Moe Conn’s set fit nicely into the small theatre space, using soft colors on the walls, a visible night skyline of New York glimpsed through a window, a full-sized pullout couch, and a bar to create a typical millennial’s apartment. Marsha Miriam Grady does a fine job with the lighting and even the subtle sounds of the video game one of the cast plays are given just the right touch by sound designer Eric C. Stein.
With a cast of only four actors, all of whom are on stage for most of the action, it is critical to have a sense of the chemistry between them, and this ensemble is superb (again a hat off to Bazensky for casting.)
As the lone gentile, gentle Shiksa (look it up, non-Jews) Melody, Molly Mayne is a delightful ray of sunshine even when she is attempting to assert herself. Blond, blue-eyed and perky as a lemon meringue pie, she is lovely and cluelessly funny when she attempts to sing “Summertime” from “Porgy and Bess.”
Mike Kranick is wonderfully effective as the younger brother, Jonah. As he tries to stay out of the arguments swirling around him, he can coax more out of a facial expression than many actors can when reciting an entire monologue, making the audience wants to help him and the hapless Melody just escape the vitriolic and violent arguments going on between his brother, Liam, and his cousin, Daphna (or Diane – she goes by both names.)

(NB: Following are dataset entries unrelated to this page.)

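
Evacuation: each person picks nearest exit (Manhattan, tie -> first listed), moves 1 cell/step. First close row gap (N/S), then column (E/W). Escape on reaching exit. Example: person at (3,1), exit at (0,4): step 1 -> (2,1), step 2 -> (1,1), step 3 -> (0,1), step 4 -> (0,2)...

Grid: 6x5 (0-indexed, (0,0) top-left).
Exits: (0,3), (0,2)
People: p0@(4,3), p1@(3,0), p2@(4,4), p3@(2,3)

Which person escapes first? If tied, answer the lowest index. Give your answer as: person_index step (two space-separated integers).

Step 1: p0:(4,3)->(3,3) | p1:(3,0)->(2,0) | p2:(4,4)->(3,4) | p3:(2,3)->(1,3)
Step 2: p0:(3,3)->(2,3) | p1:(2,0)->(1,0) | p2:(3,4)->(2,4) | p3:(1,3)->(0,3)->EXIT
Step 3: p0:(2,3)->(1,3) | p1:(1,0)->(0,0) | p2:(2,4)->(1,4) | p3:escaped
Step 4: p0:(1,3)->(0,3)->EXIT | p1:(0,0)->(0,1) | p2:(1,4)->(0,4) | p3:escaped
Step 5: p0:escaped | p1:(0,1)->(0,2)->EXIT | p2:(0,4)->(0,3)->EXIT | p3:escaped
Exit steps: [4, 5, 5, 2]
First to escape: p3 at step 2

Answer: 3 2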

Jon Meeker is outstanding as older brother Liam. He can be as gentle and tender as any love-struck puppy with his soon to be fiancé Melody. And he can scream hideous obscenities when pushed to the breaking point by his exasperating cousin. Meeker’s scenes with little brother Jonah have an underlying believability that never seems false. And boy, can he scream. The spittle flies, the eyes bulge and yet his gentle humanity still is there.

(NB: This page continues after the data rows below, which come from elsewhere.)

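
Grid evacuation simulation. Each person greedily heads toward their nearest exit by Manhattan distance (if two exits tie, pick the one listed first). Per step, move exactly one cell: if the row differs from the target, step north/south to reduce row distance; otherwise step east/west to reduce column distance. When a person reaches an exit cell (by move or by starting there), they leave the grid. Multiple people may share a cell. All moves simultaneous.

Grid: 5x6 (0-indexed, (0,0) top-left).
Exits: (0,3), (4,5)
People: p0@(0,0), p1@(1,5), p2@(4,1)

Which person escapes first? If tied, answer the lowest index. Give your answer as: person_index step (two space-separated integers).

Answer: 0 3

Derivation:
Step 1: p0:(0,0)->(0,1) | p1:(1,5)->(0,5) | p2:(4,1)->(4,2)
Step 2: p0:(0,1)->(0,2) | p1:(0,5)->(0,4) | p2:(4,2)->(4,3)
Step 3: p0:(0,2)->(0,3)->EXIT | p1:(0,4)->(0,3)->EXIT | p2:(4,3)->(4,4)
Step 4: p0:escaped | p1:escaped | p2:(4,4)->(4,5)->EXIT
Exit steps: [3, 3, 4]
First to escape: p0 at step 3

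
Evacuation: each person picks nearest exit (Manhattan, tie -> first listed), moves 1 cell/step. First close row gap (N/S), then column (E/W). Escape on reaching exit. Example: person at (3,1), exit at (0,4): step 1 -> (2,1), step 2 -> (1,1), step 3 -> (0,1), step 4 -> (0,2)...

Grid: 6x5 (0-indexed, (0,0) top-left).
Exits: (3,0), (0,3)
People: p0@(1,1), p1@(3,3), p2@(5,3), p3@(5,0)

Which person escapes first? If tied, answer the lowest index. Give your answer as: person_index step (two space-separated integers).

Answer: 3 2

Derivation:
Step 1: p0:(1,1)->(2,1) | p1:(3,3)->(3,2) | p2:(5,3)->(4,3) | p3:(5,0)->(4,0)
Step 2: p0:(2,1)->(3,1) | p1:(3,2)->(3,1) | p2:(4,3)->(3,3) | p3:(4,0)->(3,0)->EXIT
Step 3: p0:(3,1)->(3,0)->EXIT | p1:(3,1)->(3,0)->EXIT | p2:(3,3)->(3,2) | p3:escaped
Step 4: p0:escaped | p1:escaped | p2:(3,2)->(3,1) | p3:escaped
Step 5: p0:escaped | p1:escaped | p2:(3,1)->(3,0)->EXIT | p3:escaped
Exit steps: [3, 3, 5, 2]
First to escape: p3 at step 2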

And Ms. Anna Steurman is a freaking force of nature in her zealous portrayal of Daphna, the grandchild who feels such a visceral connection to her grandfather and the heirloom that she simply can not accept that it will be passed down to anyone but herself. A fierce, focused, firecracker of an actress, Steurman can move you up, down and sideways with her passionate take on the character. Beneath the strident performance we never lose sight of the glorious power she possesses, particularly in her few genuinely poignant reminisces of her grandfather.
You don’t have to be Jewish (though it certainly doesn’t hurt) to appreciate this production. It is at its base a story about families, and history, and traditions, and religious beliefs, and each of our personal relationships with all those things. And yet, it manages to be one of the funniest pieces I’ve seen in a long time. So go, already. Don’t miss this one. “Bad Jews” is a very good time.
Running Time: Approximately 90 minutes, with no intermission.
Advisory: Contains adult language, appropriate for ages 14 and up.